Coincidentally the day after an HBO documentary about the hunt for the Golden State Killer premiered, the man law enforcement identified as the perpetrator of a decade-long spree of brutal rapes and murders across California has pleaded guilty to his crimes in exchange for avoiding a death sentence.
Joseph James DeAngelo Jr. took the stage in a ballroom turned courtroom at Cal State Sacramento Monday morning — the same school from which he graduated in 1972 — in a wheelchair, to formally enter his plea and admit to 13 murders and 13 kidnappings for purposes of robbery. In addition, he was charged with 62 other counts of rape, abduction, and other charges, and he was expected to admit to those as well.
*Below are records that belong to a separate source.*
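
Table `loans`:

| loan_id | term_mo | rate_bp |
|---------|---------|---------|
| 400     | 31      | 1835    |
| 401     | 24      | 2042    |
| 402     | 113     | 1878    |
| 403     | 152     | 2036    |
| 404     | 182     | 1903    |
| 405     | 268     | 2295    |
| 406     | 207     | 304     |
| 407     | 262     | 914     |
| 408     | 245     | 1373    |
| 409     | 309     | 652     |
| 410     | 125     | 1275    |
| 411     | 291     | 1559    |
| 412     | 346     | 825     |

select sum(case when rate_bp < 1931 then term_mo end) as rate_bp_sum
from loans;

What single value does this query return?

loan_id=400: ✓ → 31
loan_id=401: ✗
loan_id=402: ✓ → 113
loan_id=403: ✗
loan_id=404: ✓ → 182
loan_id=405: ✗
loan_id=406: ✓ → 207
loan_id=407: ✓ → 262
loan_id=408: ✓ → 245
loan_id=409: ✓ → 309
loan_id=410: ✓ → 125
loan_id=411: ✓ → 291
loan_id=412: ✓ → 346
rate_bp_sum = 31 + 113 + 182 + 207 + 262 + 245 + 309 + 125 + 291 + 346 = 2111

2111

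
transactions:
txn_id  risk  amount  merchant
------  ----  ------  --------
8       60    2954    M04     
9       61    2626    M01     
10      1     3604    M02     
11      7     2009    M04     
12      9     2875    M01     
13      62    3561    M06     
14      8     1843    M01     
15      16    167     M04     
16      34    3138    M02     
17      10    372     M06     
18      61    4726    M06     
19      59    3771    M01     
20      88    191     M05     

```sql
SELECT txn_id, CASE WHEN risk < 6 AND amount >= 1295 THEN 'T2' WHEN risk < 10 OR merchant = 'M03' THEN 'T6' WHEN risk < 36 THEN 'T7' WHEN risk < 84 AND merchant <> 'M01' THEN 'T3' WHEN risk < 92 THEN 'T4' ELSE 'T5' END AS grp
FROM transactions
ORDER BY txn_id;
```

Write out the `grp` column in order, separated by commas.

txn_id=8: risk < 84 AND merchant <> 'M01' → T3
txn_id=9: risk < 92 → T4
txn_id=10: risk < 6 AND amount >= 1295 → T2
txn_id=11: risk < 10 OR merchant = 'M03' → T6
txn_id=12: risk < 10 OR merchant = 'M03' → T6
txn_id=13: risk < 84 AND merchant <> 'M01' → T3
txn_id=14: risk < 10 OR merchant = 'M03' → T6
txn_id=15: risk < 36 → T7
txn_id=16: risk < 36 → T7
txn_id=17: risk < 36 → T7
txn_id=18: risk < 84 AND merchant <> 'M01' → T3
txn_id=19: risk < 92 → T4
txn_id=20: risk < 92 → T4

T3, T4, T2, T6, T6, T3, T6, T7, T7, T7, T3, T4, T4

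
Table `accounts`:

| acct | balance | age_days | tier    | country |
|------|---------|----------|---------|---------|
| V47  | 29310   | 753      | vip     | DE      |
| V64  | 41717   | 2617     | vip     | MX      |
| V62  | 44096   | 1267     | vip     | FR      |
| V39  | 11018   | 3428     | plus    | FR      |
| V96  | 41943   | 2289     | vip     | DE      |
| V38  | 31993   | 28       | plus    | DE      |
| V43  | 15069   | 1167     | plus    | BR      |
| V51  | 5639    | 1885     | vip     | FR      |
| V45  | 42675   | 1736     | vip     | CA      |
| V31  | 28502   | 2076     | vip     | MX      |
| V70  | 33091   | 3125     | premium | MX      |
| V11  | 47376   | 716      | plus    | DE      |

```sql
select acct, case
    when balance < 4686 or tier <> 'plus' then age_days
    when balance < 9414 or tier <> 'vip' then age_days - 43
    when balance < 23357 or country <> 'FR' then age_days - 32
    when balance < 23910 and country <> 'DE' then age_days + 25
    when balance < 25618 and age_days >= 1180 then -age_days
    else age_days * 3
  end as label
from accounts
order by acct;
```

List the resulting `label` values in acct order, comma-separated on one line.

acct=V11: balance < 9414 or tier <> 'vip' → 673
acct=V31: balance < 4686 or tier <> 'plus' → 2076
acct=V38: balance < 9414 or tier <> 'vip' → -15
acct=V39: balance < 9414 or tier <> 'vip' → 3385
acct=V43: balance < 9414 or tier <> 'vip' → 1124
acct=V45: balance < 4686 or tier <> 'plus' → 1736
acct=V47: balance < 4686 or tier <> 'plus' → 753
acct=V51: balance < 4686 or tier <> 'plus' → 1885
acct=V62: balance < 4686 or tier <> 'plus' → 1267
acct=V64: balance < 4686 or tier <> 'plus' → 2617
acct=V70: balance < 4686 or tier <> 'plus' → 3125
acct=V96: balance < 4686 or tier <> 'plus' → 2289

673, 2076, -15, 3385, 1124, 1736, 753, 1885, 1267, 2617, 3125, 2289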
Delivering his on-stage confession in an at-times whispery voice, as the LA Times reports, DeAngelo found no sympathy from victims and their families who assembled in the ballroom. The venue had been selected in order to provide adequate distancing space for the victims and families as well as 27 lottery-selected members of the media.
"Rest assured, it’s still an act," said Jennifer Carole to the LA Times. Carole was there to hear DeAngelo confess to the 1980 murders of her father and stepmother in their bedroom.
DeAngelo was identified by investigators in 2018 in a high-profile, pioneering use of family DNA in an online database. Crime scene DNA was linked to a relative of DeAngelo, and detectives then spent months attempting to confirm their suspicion that DeAngelo — a now elderly former police officer living in the Sacramento area — was the perpetrator of a string of heinous and violent crimes across the state between 1974 and 1986.
The evidence against DeAngelo remains sealed, and while avoiding a lengthy trial means California taxpayers won't have to foot the bill for it — estimated to be around $20 million — it also means victims' families and victims themselves will not get to hear any of the details surrounding the deaths of loved ones, and the many sexual assaults DeAngelo committed.
The closest they and the public will come to such information, until such time as someone writes a book based on eventually unsealed evidence, will be in HBO's television adaptation of the true-crime book I’ll Be Gone in the Dark by the late writer Michelle McNamara (also the late wife of comedian Patton Oswalt). McNamara doggedly pursued the cold cases and died two years before DeAngelo was arrested, but she helped to give him the moniker Golden State Killer, linking together the crimes of a man once known as the East Area Rapist and The Original Night Stalker with a host of others. The first episode of the show premiered Sunday night, and in it, actual crime scene photos that McNamara had received from cold-case files in Orange County are featured — something that victims' families are less than happy about, as the LA Times reports.
Also, McNamara's brother-in-law, 69-year-old Jim Huddle, has a self-published book coming out this week titled Killers Keep Secrets, in which he shares some creepy details from the DeAngelo he knew. Among those details, DeAngelo loved watching gory horror films a little too much, and in committing many of his assaults he was likely trying to avenge a rejection by his first love, a woman named Bonnie Colwell. Some of DeAngelo's victims say they heard him say, "I hate you Bonnie!" through tears while he was attacking them.
DeAngelo is believed to have committed more than 50 rapes, at least 100 burglaries, and 13 murders during the course of his active period, which was primarily between 1974 and 1981. DNA testing back in 2001 linked the East Area Rapist, who was accused of crimes in the Sacramento area, to the man known as the Original Night Stalker who committed crimes in Southern California between 1979 and 1981, and raped and murdered a teenager in Orange, California in 1986 while her family was away on vacation.
Investigators say that DeAngelo, upon his arrest in 2018, muttered to himself, "I did all those things. I’ve destroyed all their lives. So now, I’ve got to pay the price."